At this point of its development, the Optimus 3D screen has very decent viewing angles, and so are the brightness and contrast. And no, when used as a regular 2D screen, the Optimus 3D display won't rival the Super AMOLED Plus blacks or the Retina display's sunlight legibility, but none of them does goggle-free 3D, do they?
The goal of the Optimus 3D display here was to trail the leaders closely and be ready to catch up and even overtake them by playing the trump card. Now the question remains how much is the stereoscopic ace worth to you.
The 3D mode only works in landscape mode and the glasses-free viewing relies on a parallax-barrier technology. It's an extra screen layer that makes sure each eye sees a different set of pixels, giving a sense of depth. On the downside, each eye gets only half of the screen horizontal resolution.
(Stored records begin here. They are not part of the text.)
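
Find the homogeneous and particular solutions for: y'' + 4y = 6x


Homogeneous: r² + 4 = 0 ⇒ r = ±2i, y_h = C₁cos(2x) + C₂sin(2x).
Polynomial forcing; try y_p = Ax + B. Then y_p'' + 4 y_p = 4(Ax + B) = 6x, so B = 0 and A = 3/2.
General solution: y = C₁cos(2x) + C₂sin(2x) + (3/2)x.


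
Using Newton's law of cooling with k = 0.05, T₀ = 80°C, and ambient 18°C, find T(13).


Newton's law: dT/dt = -k(T - T_a) has solution T(t) = T_a + (T₀ - T_a)e^(-kt).
Plug in T_a = 18, T₀ = 80, k = 0.05, t = 13: T(13) = 18 + (62)e^(-0.65) ≈ 50.4°C.


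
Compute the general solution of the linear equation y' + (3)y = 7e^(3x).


P(x) = 3 ⇒ μ = e^(3x).
(μ y)' = 7e^(6x) ⇒ μ y = (7/6)e^(6x) + C.
Divide by μ: y = (7/6)e^(3x) + Ce^(-3x).


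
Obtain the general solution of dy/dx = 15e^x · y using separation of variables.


Separate variables: dy/y = 15e^x dx.
Integrate: ln|y| = 15e^x + C₀.
Exponentiate: y = Ce^(15e^x).


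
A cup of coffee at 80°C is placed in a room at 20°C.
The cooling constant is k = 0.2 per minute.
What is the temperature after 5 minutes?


Newton's law: dT/dt = -k(T - T_a) has solution T(t) = T_a + (T₀ - T_a)e^(-kt).
Plug in T_a = 20, T₀ = 80, k = 0.2, t = 5: T(5) = 20 + (60)e^(-1.00) ≈ 42.1°C.


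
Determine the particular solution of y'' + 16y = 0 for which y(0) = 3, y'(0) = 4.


Characteristic roots of r² + 16 = 0 are ±4i, so y = C₁cos(4x) + C₂sin(4x).
Apply y(0) = 3: C₁ = 3. Differentiate and apply y'(0) = 4: 4·C₂ = 4, so C₂ = 1.
Particular solution: y = 3cos(4x) + sin(4x).


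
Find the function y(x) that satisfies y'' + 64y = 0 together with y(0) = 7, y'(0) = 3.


Characteristic roots of r² + 64 = 0 are ±8i, so y = C₁cos(8x) + C₂sin(8x).
Apply y(0) = 7: C₁ = 7. Differentiate and apply y'(0) = 3: 8·C₂ = 3, so C₂ = 3/8.
Particular solution: y = 7cos(8x) + (3/8)sin(8x).


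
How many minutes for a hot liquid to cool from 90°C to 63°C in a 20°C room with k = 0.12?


From T(t) = T_a + (T₀ - T_a)e^(-kt), set T(t) = 63:
(63 - 20) / (90 - 20) = e^(-0.12t), so t = -ln(0.614)/0.12 ≈ 4.1 minutes.


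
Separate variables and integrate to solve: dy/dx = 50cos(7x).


g(y) = 1, so integrate directly: y = ∫ 50cos(7x) dx = (50/7)sin(7x) + C.


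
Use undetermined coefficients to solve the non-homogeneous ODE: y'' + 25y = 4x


Homogeneous: r² + 25 = 0 ⇒ r = ±5i, y_h = C₁cos(5x) + C₂sin(5x).
Polynomial forcing; try y_p = Ax + B. Then y_p'' + 25 y_p = 25(Ax + B) = 4x, so B = 0 and A = 4/25.
General solution: y = C₁cos(5x) + C₂sin(5x) + (4/25)x.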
Also, to be able to enjoy it fully you will need to find the sweet spot between your eyes and the handset's screen, which is different for everyone. It might seem a bit of a nuisance at first, but you quickly get used to it.
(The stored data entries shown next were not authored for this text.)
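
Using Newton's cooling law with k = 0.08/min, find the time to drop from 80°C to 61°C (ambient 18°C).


From T(t) = T_a + (T₀ - T_a)e^(-kt), set T(t) = 61:
(61 - 18) / (80 - 18) = e^(-0.08t), so t = -ln(0.694)/0.08 ≈ 4.6 minutes.


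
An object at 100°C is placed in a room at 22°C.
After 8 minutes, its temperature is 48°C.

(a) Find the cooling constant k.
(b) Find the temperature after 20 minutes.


Newton's law: T(t) = T_a + (T₀ - T_a)e^(-kt).
(a) Use T(8) = 48: (48 - 22)/(100 - 22) = e^(-k·8), so k = -ln(0.333)/8 ≈ 0.1373.
(b) Apply k to t = 20: T(20) = 22 + (78)e^(-2.747) ≈ 27.0°C.


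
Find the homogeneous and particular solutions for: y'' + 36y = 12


Homogeneous part: r² + 36 = 0 ⇒ r = ±6i, so y_h = C₁cos(6x) + C₂sin(6x).
Try constant y_p = A; plug in: 36A = 12 ⇒ A = 1/3.
General solution: y = C₁cos(6x) + C₂sin(6x) + 1/3.


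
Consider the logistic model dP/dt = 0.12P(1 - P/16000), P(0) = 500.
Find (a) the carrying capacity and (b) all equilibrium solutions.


Logistic ODE dP/dt = 0.12P(1 - P/16000) has equilibria where dP/dt = 0, i.e. P = 0 or P = 16000.
The coefficient (1 - P/K) = 0 when P = K, identifying K = 16000 as the carrying capacity.
(a) K = 16000; (b) equilibria P = 0 and P = 16000.


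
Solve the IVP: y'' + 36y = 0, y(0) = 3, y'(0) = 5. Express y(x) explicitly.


Characteristic roots of r² + 36 = 0 are ±6i, so y = C₁cos(6x) + C₂sin(6x).
Apply y(0) = 3: C₁ = 3. Differentiate and apply y'(0) = 5: 6·C₂ = 5, so C₂ = 5/6.
Particular solution: y = 3cos(6x) + (5/6)sin(6x).


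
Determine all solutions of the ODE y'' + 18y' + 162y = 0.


Characteristic equation: r² + 18r + 162 = 0.
Discriminant is negative; roots r = -9 ± 9i (complex conjugate pair).
General solution uses e^(α x)(C₁ cos(β x) + C₂ sin(β x)): y = e^(-9x)(C₁cos(9x) + C₂sin(9x)).


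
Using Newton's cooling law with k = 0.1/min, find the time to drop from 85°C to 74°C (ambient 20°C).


From T(t) = T_a + (T₀ - T_a)e^(-kt), set T(t) = 74:
(74 - 20) / (85 - 20) = e^(-0.1t), so t = -ln(0.831)/0.1 ≈ 1.9 minutes.


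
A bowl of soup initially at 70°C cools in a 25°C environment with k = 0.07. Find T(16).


Newton's law: dT/dt = -k(T - T_a) has solution T(t) = T_a + (T₀ - T_a)e^(-kt).
Plug in T_a = 25, T₀ = 70, k = 0.07, t = 16: T(16) = 25 + (45)e^(-1.12) ≈ 39.7°C.


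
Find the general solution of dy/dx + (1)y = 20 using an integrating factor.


P(x) = 1, Q(x) = 20; integrating factor μ = e^(x).
(μ y)' = 20e^(x) ⇒ μ y = 20e^(x) + C.
Divide by μ: y = 20 + Ce^(-x).


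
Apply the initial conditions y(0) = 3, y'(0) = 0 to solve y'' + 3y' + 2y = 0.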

The other thing that you have to get used to is there’s no way to share the 3D goodness of the screen. Only one person at a time can watch the 3D effect. Looking at the screen at an angle, gets you a regular 2D image.That aside, the 3D effects itself are pretty impressive, even more so if you are a fan of the technology - you know, the kind of guy who would go and watch any mind-numbing movie they threw at you, just because it's in 3D (did somebody say Green Hornet?)
Now the 3D visualization is only available in applications that are specially designed for 3D viewing, but those are in no short supply on the Optimus 3D (we'll get back to them later). The regular Android interface looks just like on any other smartphone, you’ve seen.
Still, given it's the first attempt we've seen at a mobile glasses-free 3D screen for mass sonsumption, the Optimus 3D display does pretty well. We were pleasantly surprised and we believe the technology has a future in smartphones. Or at least the potential is there.